‘Was the hope drunk wherein you dress’d yourself?’ (Macbeth) Lady Macbeth taunts her husband for his loss of resolve, in Act 1 Scene 7. The scene, and Lady Macbeth’s exchange with her husband, bring the first act of Macbeth to a close, paving the way for the bloody events that will follow in the next act. Lady Macbeth begins with a mixed metaphor: hope is both drunk like a person, and something in which Macbeth dressed himself, like a piece of clothing. She then goes on to use the idea of a hangover to underscore the change in her husband’s attitude: he has (to continue the drinking flavour of the language) lost his bottle.

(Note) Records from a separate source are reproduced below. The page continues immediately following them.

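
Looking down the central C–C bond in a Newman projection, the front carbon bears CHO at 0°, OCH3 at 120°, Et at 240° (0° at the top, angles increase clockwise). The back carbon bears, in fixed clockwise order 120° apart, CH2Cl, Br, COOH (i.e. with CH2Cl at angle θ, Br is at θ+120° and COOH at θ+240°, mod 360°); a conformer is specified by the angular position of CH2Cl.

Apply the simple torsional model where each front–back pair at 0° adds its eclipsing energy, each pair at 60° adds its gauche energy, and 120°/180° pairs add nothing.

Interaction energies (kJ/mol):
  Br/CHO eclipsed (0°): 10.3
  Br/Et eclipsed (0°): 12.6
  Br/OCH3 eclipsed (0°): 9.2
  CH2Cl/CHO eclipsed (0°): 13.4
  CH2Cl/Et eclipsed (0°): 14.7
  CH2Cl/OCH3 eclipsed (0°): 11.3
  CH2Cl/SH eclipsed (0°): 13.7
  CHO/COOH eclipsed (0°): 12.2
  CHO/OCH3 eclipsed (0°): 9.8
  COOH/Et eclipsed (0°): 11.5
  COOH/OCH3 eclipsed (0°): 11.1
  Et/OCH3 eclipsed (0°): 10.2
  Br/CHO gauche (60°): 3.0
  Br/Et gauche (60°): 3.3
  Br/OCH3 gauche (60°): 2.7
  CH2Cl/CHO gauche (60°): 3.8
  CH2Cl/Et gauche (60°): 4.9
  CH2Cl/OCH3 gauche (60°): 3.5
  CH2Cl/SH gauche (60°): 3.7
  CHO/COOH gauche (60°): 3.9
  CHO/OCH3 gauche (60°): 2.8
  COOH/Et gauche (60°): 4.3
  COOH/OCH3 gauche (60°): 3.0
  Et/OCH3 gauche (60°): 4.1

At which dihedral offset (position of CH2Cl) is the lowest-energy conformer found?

CH2Cl at 0° (eclipsed): CHO–CH2Cl eclipsed, OCH3–Br eclipsed, Et–COOH eclipsed; 13.4 + 9.2 + 11.5 = 34.1 kJ/mol.
CH2Cl at 60° (staggered): CHO–CH2Cl gauche, CHO–COOH gauche, OCH3–CH2Cl gauche, OCH3–Br gauche, Et–Br gauche, Et–COOH gauche; 3.8 + 3.9 + 3.5 + 2.7 + 3.3 + 4.3 = 21.5 kJ/mol.
CH2Cl at 120° (eclipsed): CHO–COOH eclipsed, OCH3–CH2Cl eclipsed, Et–Br eclipsed; 12.2 + 11.3 + 12.6 = 36.1 kJ/mol.
CH2Cl at 180° (staggered): CHO–Br gauche, CHO–COOH gauche, OCH3–CH2Cl gauche, OCH3–COOH gauche, Et–CH2Cl gauche, Et–Br gauche; 3.0 + 3.9 + 3.5 + 3.0 + 4.9 + 3.3 = 21.6 kJ/mol.
CH2Cl at 240° (eclipsed): CHO–Br eclipsed, OCH3–COOH eclipsed, Et–CH2Cl eclipsed; 10.3 + 11.1 + 14.7 = 36.1 kJ/mol.
CH2Cl at 300° (staggered): CHO–CH2Cl gauche, CHO–Br gauche, OCH3–Br gauche, OCH3–COOH gauche, Et–CH2Cl gauche, Et–COOH gauche; 3.8 + 3.0 + 2.7 + 3.0 + 4.9 + 4.3 = 21.7 kJ/mol.
The minimum (21.5 kJ/mol) occurs with CH2Cl at 60°.

60°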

He is like a hungover man waking up ‘green and pale’ and regretting his former boldness.
She asks her husband if he is afraid to act the way he desires to; ‘act and valour’ is, potentially, an instance of a rare rhetorical device known as ‘hendiadys’, where ‘act and valour’ means ‘valorous act’. When coupled with Lady Macbeth’s mixed metaphor above, the effect of her speech is to disorient her husband through her strange and unsettling language, as if she is attempting psychologically to browbeat him into agreeing to their plan (which seems to be more her plan than his). The crown of Scotland, which Macbeth prizes as the highest ‘ornament of life’ – his greatest ambition – is what he is after: does he actually want it? Or would he rather live as a coward.

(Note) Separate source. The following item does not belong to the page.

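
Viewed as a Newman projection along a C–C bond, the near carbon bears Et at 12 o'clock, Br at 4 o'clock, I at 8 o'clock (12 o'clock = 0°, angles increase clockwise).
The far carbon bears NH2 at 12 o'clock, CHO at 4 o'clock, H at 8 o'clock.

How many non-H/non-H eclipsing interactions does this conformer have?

Non-H eclipsing pairs: Et(0°)/NH2(0°); Br(120°)/CHO(120°) — 2 interactions.

2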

Macbeth calls for his wife to stop this attack on his manliness, pointing out that he is brave enough to do everything that is proper for a man to do – but anyone who would seek to do more than that is not a man at all. Lady Macbeth tries to goad her husband to murder by making him believe that he’s less than a proper man if he shrinks from doing such a thing. But Macbeth counters that a true man is one who is honourable and fair and moral. It’s clear here that, whereas Lady Macbeth shows no moral qualms about killing a king (her later sleepwalking scene where she washes her hands probably stems more from her fears that her crimes have been found out than from any pricking of her conscience), Macbeth does have a sense of morality which he must consciously push aside to carry out the murder of Duncan.
Lady Macbeth reinforces the notion that to follow his ambitions and seize the crown is to be a man, and therefore his doubts about their plan must be some ‘beast’ seeking to ‘break this enterprise’ between the two of them. When he dared to do it (‘durst’ is the past tense of ‘dare’), then he was a man, and if he did more than what he did then (i.e., not just talked about doing it but actually did it), he would be even more of a man. Lady Macbeth cunningly turns her husband’s argument around and argues that to go through with their plan would make him more of a man, not less. The time and the place have now ‘made themselves’: it’s the perfect time, and location, for the plan to be executed. But now the time is right, Macbeth has been unmade: he’s lost his nerve, because now he has to act. And he can’t.
The ‘I have given suck’ passage shows that, although Macbeth and Lady Macbeth don’t appear to have any children, clearly Lady Macbeth has suckled her own infant at her breast before. ‘While my own baby was smiling up at me, I would have plucked my nipple out of its mouth and smashed its brains out against the nearest wall, if I had sworn to do something in the way you have promised to do this.’ These words are often interpreted as a sign of Lady Macbeth’s callousness, even psychopathy. But note that she says ‘I … know / How tender ’tis to love the babe that milks me’. She has known what it is to love her own child and care for it tenderly. This is hardly the language of someone with no understanding of the bond between a mother and her child.